Наяде вдруг вспомнилось пару строк из песни, которую сочинил местный бард Фолвик.
Девушка достаточно громко пропела причудливую песню барда, зная, что никто ее не услышит. Лоуит давно ушел домогаться до дочерей торговца, а все остальные были от нее достаточно далеко.
Ей нравилось петь, слышать, как собственный голос льется, подобно спокойной реке, в которой она умывалась каждое утро. Когда удавалось не упасть в конце дня в спячку, Наяда выскальзывала из хижины и шла в таверну, чтобы послушать песни Фолвика. Их легко запомнить, бард не особо трудился над сложностью своих произведений.

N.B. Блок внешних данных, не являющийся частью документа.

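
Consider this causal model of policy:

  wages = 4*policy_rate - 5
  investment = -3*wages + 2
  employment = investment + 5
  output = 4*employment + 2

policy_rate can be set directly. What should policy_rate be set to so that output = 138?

policy_rate = -1

Substituting into the investment equation gives investment = -12*policy_rate + 17.
Substituting into the employment equation gives employment = -12*policy_rate + 22.
Substituting into the output equation gives output = -48*policy_rate + 90.
Solve -48*policy_rate + 90 = 138: policy_rate = (138 - 90) / -48 = -1.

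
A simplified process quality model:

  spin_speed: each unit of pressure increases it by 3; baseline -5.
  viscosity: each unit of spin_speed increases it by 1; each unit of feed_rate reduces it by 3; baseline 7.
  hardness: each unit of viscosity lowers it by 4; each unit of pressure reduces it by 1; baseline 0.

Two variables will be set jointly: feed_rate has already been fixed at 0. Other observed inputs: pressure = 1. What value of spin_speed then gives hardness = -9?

spin_speed = -5

With feed_rate held at 0:
Intervening on spin_speed fixes its value directly, overriding its dependence on pressure.
Substituting into the viscosity equation gives viscosity = spin_speed + 7.
This gives hardness = -4*spin_speed - 29.
Solve -4*spin_speed - 29 = -9: spin_speed = (-9 + 29) / -4 = -5.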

— Тьма, что так бела, И свет, что чёрен…
— Неплохо.
Наяда выронила вилы и подпрыгнула на месте. Второй раз за день ей грозила остановка сердца. Она приготовилась развернуться и влепить Томми пощечину, нечего к ней так подкрадываться.

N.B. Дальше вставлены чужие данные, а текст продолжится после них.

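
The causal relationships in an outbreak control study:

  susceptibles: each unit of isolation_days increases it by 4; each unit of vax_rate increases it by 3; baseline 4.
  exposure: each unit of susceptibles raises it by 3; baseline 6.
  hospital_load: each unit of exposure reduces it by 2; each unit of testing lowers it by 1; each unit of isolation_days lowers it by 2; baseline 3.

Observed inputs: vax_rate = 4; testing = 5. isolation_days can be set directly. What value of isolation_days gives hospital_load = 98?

Substituting into the susceptibles equation gives susceptibles = 4*isolation_days + 16.
exposure becomes 12*isolation_days + 54.
Substituting into the hospital_load equation gives hospital_load = -26*isolation_days - 110.
Solve -26*isolation_days - 110 = 98: isolation_days = (98 + 110) / -26 = -8.

isolation_days = -8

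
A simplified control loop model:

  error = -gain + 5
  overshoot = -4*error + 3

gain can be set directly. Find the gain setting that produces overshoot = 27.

gain = 11

Substituting into the overshoot equation gives overshoot = 4*gain - 17.
Solve 4*gain - 17 = 27: gain = (27 + 17) / 4 = 11.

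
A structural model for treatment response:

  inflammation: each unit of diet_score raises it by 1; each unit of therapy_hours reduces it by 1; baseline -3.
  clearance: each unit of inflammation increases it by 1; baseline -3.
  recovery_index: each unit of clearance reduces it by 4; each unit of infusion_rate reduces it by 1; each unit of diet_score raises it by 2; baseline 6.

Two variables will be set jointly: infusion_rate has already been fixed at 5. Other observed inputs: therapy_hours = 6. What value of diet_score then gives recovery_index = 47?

diet_score = 1

With infusion_rate held at 5:
Substituting into the inflammation equation gives inflammation = diet_score - 9.
clearance becomes diet_score - 12.
So recovery_index = -2*diet_score + 49.
Solve -2*diet_score + 49 = 47: diet_score = (47 - 49) / -2 = 1.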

Обернувшись, девушка сглотнула приготовленные ругательства и грузно упала на колени. Она не заметила, как остальные работники побросали свои дела и давно преклоняют натруженные ноги перед господином.
— Ночью ты не спешила падать ниц, — Мардар сложил руки на груди, изображая скуку.
— Простите меня господин, мое поведение ужасно и…
— И не простительно, но я не злюсь.
Привычка господ перебивать на полуслове бесила девушку. Ее речь всегда была плавной, тягучей, она не спешила высказать все и сразу, растягивая слова, но видимо, придется рано или поздно научиться, чтоб иметь возможность договаривать до конца.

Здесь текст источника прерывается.